Had same problem Was the graphite on the shot. Took a benzomatic torch to it from the top while the shot was floating on molten lead until I got the graphite to melt off the shot Graphite gets gooey while hot and hard when it cools so plan on chipping it off your scoop later
Dave

DrCaveman
03-07-2013, 02:55 AM
Just turn the furnace up, and wait a few minutes. From what I understand, adding shot is especially good for boolits you plan to water drop.

At least I think that is true of magnum shot. Not sure about yours. I beleve it is due to a small level of arsenic it helps with water hardening. It may add brittleness to boolits though.

leadman
03-07-2013, 03:03 AM
Shot is a very good additive to make harder boolits, and the arsenic does help with water quenching or heat treating.
Use a large serving spoon and crush the hot shot on the sides of the pot as this will release the lead from the graphite. Sounds weird but the graphite does encase the shot and insulate it somewhat from the heat. I have melted quite a large amount of this, probably close to #1000. The first time I made the mistake of filling my pot about 3/4 full. Took several hours to get it melted. After that I put in just enough to cover the bottom about 1/4" deep, crushed and melted it and then added about half of the first amount and repeated.

oldred
03-07-2013, 08:48 AM
Probably not the case here but I ran into an interesting situation while trying to melt shot. Actually these were not true shot but rather they were just soft lead balls of about no.4 shot size that were used as a vibration/sound deadener in a coal mining machine. When I put about 5 pounds of these into the melting pot I could see the lead was melting but it was as if the lead was simply appearing underneath and the amount of shot in the pot was not decreasing. When I skimmed the surface it was like all the shot had become light as a feather and was floating on top of the melted lead, these little empty shells looked exactly as they did when I put them in the pot but were seemingly light as air. I have seen similar to this before when melting shot but not to the extent where the lead just seemed to appear magically and the shot appeared to have not melted at all, really kind of comical. :)

Spector
03-07-2013, 10:10 AM
I had the same problem trying to melt reclaimed lead shot. it's coated with white lead oxide.
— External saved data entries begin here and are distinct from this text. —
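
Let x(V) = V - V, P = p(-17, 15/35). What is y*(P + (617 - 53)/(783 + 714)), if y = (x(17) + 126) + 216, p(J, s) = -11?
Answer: -1812942/499 ≈ -3633.1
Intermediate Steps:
P = -11
x(V) = 0
y = 342 (y = (0 + 126) + 216 = 126 + 216 = 342)
y*(P + (617 - 53)/(783 + 714)) = 342*(-11 + (617 - 53)/(783 + 714)) = 342*(-11 + 564/1497) = 342*(-11 + 564*(1/1497)) = 342*(-11 + 188/499) = 342*(-5301/499) = -1812942/499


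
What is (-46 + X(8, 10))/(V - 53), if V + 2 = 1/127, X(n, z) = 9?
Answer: 4699/6984 ≈ 0.67282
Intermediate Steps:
V = -253/127 (V = -2 + 1/127 = -253/127 ≈ -1.9921)
(-46 + X(8, 10))/(V - 53) = (-46 + 9)/(-253/127 - 53) = -37/(-6984/127) = -37*(-127/6984) = 4699/6984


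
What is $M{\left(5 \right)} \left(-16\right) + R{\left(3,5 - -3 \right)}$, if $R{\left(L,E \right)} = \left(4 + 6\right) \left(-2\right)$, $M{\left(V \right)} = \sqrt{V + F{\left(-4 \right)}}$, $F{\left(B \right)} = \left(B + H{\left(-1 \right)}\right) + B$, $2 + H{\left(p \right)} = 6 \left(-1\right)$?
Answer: $-20 - 16 i \sqrt{11} \approx -20.0 - 53.066 i$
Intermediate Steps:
$H{\left(p \right)} = -8$ ($H{\left(p \right)} = -2 + 6 \left(-1\right) = -2 - 6 = -8$)
$F{\left(B \right)} = -8 + 2 B$ ($F{\left(B \right)} = \left(B - 8\right) + B = \left(-8 + B\right) + B = -8 + 2 B$)
$M{\left(V \right)} = \sqrt{-16 + V}$ ($M{\left(V \right)} = \sqrt{V + \left(-8 + 2 \left(-4\right)\right)} = \sqrt{V - 16} = \sqrt{-16 + V}$)
$R{\left(L,E \right)} = -20$ ($R{\left(L,E \right)} = 10 \left(-2\right) = -20$)
$M{\left(5 \right)} \left(-16\right) + R{\left(3,5 - -3 \right)} = \sqrt{-16 + 5} \left(-16\right) - 20 = \sqrt{-11} \left(-16\right) - 20 = i \sqrt{11} \left(-16\right) - 20 = - 16 i \sqrt{11} - 20 = -20 - 16 i \sqrt{11}$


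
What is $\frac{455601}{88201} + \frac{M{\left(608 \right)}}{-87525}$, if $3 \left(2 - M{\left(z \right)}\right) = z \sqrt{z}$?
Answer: $\frac{39876301123}{7719792525} + \frac{2432 \sqrt{38}}{262575} \approx 5.2226$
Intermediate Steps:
$M{\left(z \right)} = 2 - \frac{z^{\frac{3}{2}}}{3}$ ($M{\left(z \right)} = 2 - \frac{z \sqrt{z}}{3} = 2 - \frac{z^{\frac{3}{2}}}{3}$)
$\frac{455601}{88201} + \frac{M{\left(608 \right)}}{-87525} = \frac{455601}{88201} + \frac{2 - \frac{608^{\frac{3}{2}}}{3}}{-87525} = 455601 \cdot \frac{1}{88201} + \left(2 - \frac{2432 \sqrt{38}}{3}\right) \left(- \frac{1}{87525}\right) = \frac{455601}{88201} + \left(2 - \frac{2432 \sqrt{38}}{3}\right) \left(- \frac{1}{87525}\right) = \frac{455601}{88201} - \left(\frac{2}{87525} - \frac{2432 \sqrt{38}}{262575}\right) = \frac{39876301123}{7719792525} + \frac{2432 \sqrt{38}}{262575}$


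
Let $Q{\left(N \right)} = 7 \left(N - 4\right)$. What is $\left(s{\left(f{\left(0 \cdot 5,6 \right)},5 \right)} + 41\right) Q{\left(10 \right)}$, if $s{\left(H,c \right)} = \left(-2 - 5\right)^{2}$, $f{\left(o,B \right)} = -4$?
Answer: $3780$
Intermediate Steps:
$s{\left(H,c \right)} = 49$ ($s{\left(H,c \right)} = \left(-7\right)^{2} = 49$)
$Q{\left(N \right)} = -28 + 7 N$ ($Q{\left(N \right)} = 7 \left(-4 + N\right) = -28 + 7 N$)
$\left(s{\left(f{\left(0 \cdot 5,6 \right)},5 \right)} + 41\right) Q{\left(10 \right)} = \left(49 + 41\right) \left(-28 + 7 \cdot 10\right) = 90 \left(-28 + 70\right) = 90 \cdot 42 = 3780$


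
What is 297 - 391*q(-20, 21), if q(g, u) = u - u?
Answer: 297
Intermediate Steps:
q(g, u) = 0
297 - 391*q(-20, 21) = 297 - 391*0 = 297 + 0 = 297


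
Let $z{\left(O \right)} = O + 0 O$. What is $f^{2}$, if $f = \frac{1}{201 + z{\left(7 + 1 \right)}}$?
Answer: $\frac{1}{43681} \approx 2.2893 \cdot 10^{-5}$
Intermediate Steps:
$z{\left(O \right)} = O$ ($z{\left(O \right)} = O + 0 = O$)
$f = \frac{1}{209}$ ($f = \frac{1}{201 + \left(7 + 1\right)} = \frac{1}{201 + 8} = \frac{1}{209} \approx 0.0047847$)
$f^{2} = \left(\frac{1}{209}\right)^{2} = \frac{1}{43681}$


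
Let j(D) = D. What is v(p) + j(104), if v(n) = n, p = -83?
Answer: 21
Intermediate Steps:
v(p) + j(104) = -83 + 104 = 21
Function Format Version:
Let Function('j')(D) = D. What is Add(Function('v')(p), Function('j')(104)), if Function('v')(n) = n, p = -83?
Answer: 21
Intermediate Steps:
Add(Function('v')(p), Function('j')(104)) = Add(-83, 104) = 21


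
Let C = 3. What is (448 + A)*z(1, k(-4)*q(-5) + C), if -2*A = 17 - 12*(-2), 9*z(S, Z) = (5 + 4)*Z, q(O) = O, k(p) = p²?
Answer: -65835/2 ≈ -32918.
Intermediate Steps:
z(S, Z) = Z (z(S, Z) = ((5 + 4)*Z)/9 = (9*Z)/9 = Z)
A = -41/2 (A = -(17 - 12*(-2))/2 = -(17 + 24)/2 = -½*41 = -41/2 ≈ -20.500)
(448 + A)*z(1, k(-4)*q(-5) + C) = (448 - 41/2)*((-4)²*(-5) + 3) = 855*(16*(-5) + 3)/2 = 855*(-80 + 3)/2 = (855/2)*(-77) = -65835/2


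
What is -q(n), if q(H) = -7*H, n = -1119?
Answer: -7833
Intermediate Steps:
-q(n) = -(-7)*(-1119) = -1*7833 = -7833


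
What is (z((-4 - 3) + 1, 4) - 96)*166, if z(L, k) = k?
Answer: -15272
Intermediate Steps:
(z((-4 - 3) + 1, 4) - 96)*166 = (4 - 96)*166 = -92*166 = -15272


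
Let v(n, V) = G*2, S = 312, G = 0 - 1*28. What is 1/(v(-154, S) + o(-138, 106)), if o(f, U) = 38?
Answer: -1/18 ≈ -0.055556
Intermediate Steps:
G = -28 (G = 0 - 28 = -28)
v(n, V) = -56 (v(n, V) = -28*2 = -56)
1/(v(-154, S) + o(-138, 106)) = 1/(-56 + 38) = 1/(-18) = -1/18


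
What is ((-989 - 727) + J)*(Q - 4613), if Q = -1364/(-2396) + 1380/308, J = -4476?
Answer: 1316001159504/46123 ≈ 2.8532e+7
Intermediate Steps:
Q = 232912/46123 (Q = -1364*(-1/2396) + 1380*(1/308) = 341/599 + 345/77 = 232912/46123 ≈ 5.0498)
((-989 - 727) + J)*(Q - 4613) = ((-989 - 727) - 4476)*(232912/46123 - 4613) = (-1716 - 4476)*(-212532487/46123) = -6192*(-212532487/46123) = 1316001159504/46123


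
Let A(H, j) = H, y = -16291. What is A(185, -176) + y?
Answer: -16106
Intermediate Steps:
A(185, -176) + y = 185 - 16291 = -16106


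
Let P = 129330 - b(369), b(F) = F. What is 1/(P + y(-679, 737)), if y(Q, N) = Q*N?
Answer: -1/371462 ≈ -2.6921e-6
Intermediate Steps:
y(Q, N) = N*Q
P = 128961 (P = 129330 - 1*369 = 129330 - 369 = 128961)
1/(P + y(-679, 737)) = 1/(128961 + 737*(-679)) = 1/(128961 - 500423) = 1/(-371462) = -1/371462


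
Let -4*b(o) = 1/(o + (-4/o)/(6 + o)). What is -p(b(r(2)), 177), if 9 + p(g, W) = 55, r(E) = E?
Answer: -46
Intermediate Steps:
b(o) = -1/(4*(o - 4/(o*(6 + o)))) (b(o) = -1/(4*(o + (-4/o)/(6 + o))) = -1/(4*(o - 4/(o*(6 + o)))))
p(g, W) = 46 (p(g, W) = -9 + 55 = 46)
-p(b(r(2)), 177) = -1*46 = -46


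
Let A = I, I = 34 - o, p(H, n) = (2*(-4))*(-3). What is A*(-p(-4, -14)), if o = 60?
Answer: 624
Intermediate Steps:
p(H, n) = 24 (p(H, n) = -8*(-3) = 24)
I = -26 (I = 34 - 1*60 = 34 - 60 = -26)
A = -26
A*(-p(-4, -14)) = -(-26)*24 = -26*(-24) = 624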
Takes a lot of heat and time especially if you try to melt it on an old Coleman stove.

I've got a forge my dad made me from the top of a recycled water heater tank with an air inlet in the bottom, that used to be the location of the pressure relief valve that I tied one of my wife's old hair dryers into. Blocks of wood made a decent fire and hot coals.
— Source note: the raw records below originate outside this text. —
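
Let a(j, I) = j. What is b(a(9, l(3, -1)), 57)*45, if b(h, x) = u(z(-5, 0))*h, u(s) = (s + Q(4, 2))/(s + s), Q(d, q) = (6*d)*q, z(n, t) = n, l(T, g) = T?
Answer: -3483/2 ≈ -1741.5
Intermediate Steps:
Q(d, q) = 6*d*q
u(s) = (48 + s)/(2*s) (u(s) = (s + 6*4*2)/(s + s) = (s + 48)/((2*s)) = (48 + s)*(1/(2*s)) = (48 + s)/(2*s))
b(h, x) = -43*h/10 (b(h, x) = ((½)*(48 - 5)/(-5))*h = ((½)*(-⅕)*43)*h = -43*h/10)
b(a(9, l(3, -1)), 57)*45 = -43/10*9*45 = -387/10*45 = -3483/2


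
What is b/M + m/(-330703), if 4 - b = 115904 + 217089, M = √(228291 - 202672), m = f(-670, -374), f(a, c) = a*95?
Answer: 63650/330703 - 332989*√25619/25619 ≈ -2080.2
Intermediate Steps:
f(a, c) = 95*a
m = -63650 (m = 95*(-670) = -63650)
M = √25619 ≈ 160.06
b = -332989 (b = 4 - (115904 + 217089) = 4 - 1*332993 = 4 - 332993 = -332989)
b/M + m/(-330703) = -332989*√25619/25619 - 63650/(-330703) = -332989*√25619/25619 - 63650*(-1/330703) = -332989*√25619/25619 + 63650/330703 = 63650/330703 - 332989*√25619/25619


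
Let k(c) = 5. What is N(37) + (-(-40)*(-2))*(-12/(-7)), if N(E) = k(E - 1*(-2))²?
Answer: -785/7 ≈ -112.14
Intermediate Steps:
N(E) = 25 (N(E) = 5² = 25)
N(37) + (-(-40)*(-2))*(-12/(-7)) = 25 + (-(-40)*(-2))*(-12/(-7)) = 25 + (-8*10)*(-12*(-⅐)) = 25 - 80*12/7 = 25 - 960/7 = -785/7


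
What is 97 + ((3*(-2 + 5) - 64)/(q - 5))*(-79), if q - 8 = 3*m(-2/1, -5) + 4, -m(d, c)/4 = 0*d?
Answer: 5024/7 ≈ 717.71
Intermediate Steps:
m(d, c) = 0 (m(d, c) = -0*d = -4*0 = 0)
q = 12 (q = 8 + (3*0 + 4) = 8 + (0 + 4) = 8 + 4 = 12)
97 + ((3*(-2 + 5) - 64)/(q - 5))*(-79) = 97 + ((3*(-2 + 5) - 64)/(12 - 5))*(-79) = 97 + ((3*3 - 64)/7)*(-79) = 97 + ((9 - 64)*(1/7))*(-79) = 97 - 55*1/7*(-79) = 97 - 55/7*(-79) = 97 + 4345/7 = 5024/7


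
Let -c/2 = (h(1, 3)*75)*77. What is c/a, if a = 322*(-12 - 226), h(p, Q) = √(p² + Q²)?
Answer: 825*√10/5474 ≈ 0.47659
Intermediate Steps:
h(p, Q) = √(Q² + p²)
a = -76636 (a = 322*(-238) = -76636)
c = -11550*√10 (c = -2*√(3² + 1²)*75*77 = -2*√(9 + 1)*75*77 = -2*√10*75*77 = -2*75*√10*77 = -11550*√10 ≈ -36524.)
c/a = -11550*√10/(-76636) = -11550*√10*(-1/76636) = 825*√10/5474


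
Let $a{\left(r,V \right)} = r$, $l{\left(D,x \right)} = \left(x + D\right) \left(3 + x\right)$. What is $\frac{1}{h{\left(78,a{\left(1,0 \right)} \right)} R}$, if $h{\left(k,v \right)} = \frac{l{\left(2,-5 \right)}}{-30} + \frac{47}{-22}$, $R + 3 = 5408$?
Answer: $- \frac{22}{277817} \approx -7.9189 \cdot 10^{-5}$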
Found a heavy stainless steel pressure cooker awhile back and removed the handles. That should make a great smelting pot. Have to weld a substantial frame to hold a pot full of shot so I can raise and lower it over the forge/smelter. Hopefully this will speed things up a lot the next time I smelt.
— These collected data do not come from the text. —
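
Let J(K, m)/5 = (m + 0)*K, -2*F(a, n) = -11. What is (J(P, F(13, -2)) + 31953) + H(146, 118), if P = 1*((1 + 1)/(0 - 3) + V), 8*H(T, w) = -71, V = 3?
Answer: 768199/24 ≈ 32008.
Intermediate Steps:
H(T, w) = -71/8 (H(T, w) = (1/8)*(-71) = -71/8)
P = 7/3 (P = 1*((1 + 1)/(0 - 3) + 3) = 1*(2/(-3) + 3) = 1*(2*(-1/3) + 3) = 1*(-2/3 + 3) = 1*(7/3) = 7/3 ≈ 2.3333)
F(a, n) = 11/2 (F(a, n) = -1/2*(-11) = 11/2)
J(K, m) = 5*K*m (J(K, m) = 5*((m + 0)*K) = 5*(m*K) = 5*(K*m) = 5*K*m)
(J(P, F(13, -2)) + 31953) + H(146, 118) = (5*(7/3)*(11/2) + 31953) - 71/8 = (385/6 + 31953) - 71/8 = 192103/6 - 71/8 = 768199/24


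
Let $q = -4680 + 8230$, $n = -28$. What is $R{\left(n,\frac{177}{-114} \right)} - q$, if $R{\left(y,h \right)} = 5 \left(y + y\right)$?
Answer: $-3830$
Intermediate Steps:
$q = 3550$
$R{\left(y,h \right)} = 10 y$ ($R{\left(y,h \right)} = 5 \cdot 2 y = 10 y$)
$R{\left(n,\frac{177}{-114} \right)} - q = 10 \left(-28\right) - 3550 = -280 - 3550 = -3830$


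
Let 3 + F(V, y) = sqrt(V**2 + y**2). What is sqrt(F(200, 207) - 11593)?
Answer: sqrt(-11596 + sqrt(82849)) ≈ 106.34*I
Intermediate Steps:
F(V, y) = -3 + sqrt(V**2 + y**2)
sqrt(F(200, 207) - 11593) = sqrt((-3 + sqrt(200**2 + 207**2)) - 11593) = sqrt((-3 + sqrt(40000 + 42849)) - 11593) = sqrt((-3 + sqrt(82849)) - 11593) = sqrt(-11596 + sqrt(82849))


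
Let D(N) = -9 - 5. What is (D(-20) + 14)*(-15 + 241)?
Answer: 0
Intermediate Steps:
D(N) = -14
(D(-20) + 14)*(-15 + 241) = (-14 + 14)*(-15 + 241) = 0*226 = 0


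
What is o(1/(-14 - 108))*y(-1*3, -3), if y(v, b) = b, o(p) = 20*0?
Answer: 0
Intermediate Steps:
o(p) = 0
o(1/(-14 - 108))*y(-1*3, -3) = 0*(-3) = 0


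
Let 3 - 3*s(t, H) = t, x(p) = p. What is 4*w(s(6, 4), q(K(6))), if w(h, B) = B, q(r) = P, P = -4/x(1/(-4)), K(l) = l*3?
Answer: 64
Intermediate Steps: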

I've attached 3 different size screens to wooden frames mounted on bicycle wheels that I use to reclaim the shot and I have several hundred pounds of shot left to smelt.

Hopefully this set up will get the job done much faster than my old Coleman stove did. No zinc to worry about so I can just throw the heat to it. I too used a propane torch to help get the melting process started.......Mike

jsteed
03-07-2013, 11:25 AM
My experience was like Oldred, little round shells floating on the top. I did this toward the end of my melting and the ingots have a gold color cast to them. Probably should get a hardness check on those. Thanks for the feedback !

beagle
03-07-2013, 12:18 PM
I've had similar experiences. The "shell" of the shot floats. I shove mine to the side of the pot and crush the shells with a large stirring spoon. Once broken up, the graphite can be fluxed and skimmed off. If it's chilled shot, a shiny froth may appear on top. This is an antimony/lead mix. Skim it off after cleaning and save for sweetening soft lead. I once had access to loads of #2 shot from bursted ballast bags in the Army and melted a lot down. It was a real PITA to render down./beagle

quilbilly
03-07-2013, 12:46 PM
I have never melted the shot by itself. When I do my alloys, I put the pure in at the same time as the shot and never noticed a slow-up so the melted pure must speed up the process.

fredj338
03-07-2013, 01:11 PM
I have never melted the shot by itself. When I do my alloys, I put the pure in at the same time as the shot and never noticed a slow-up so the melted pure must speed up the process.

Exactly. Alloys melt & lower temps than many pure alloys. If you can smash the shot up before adding it, the will speed the melt up.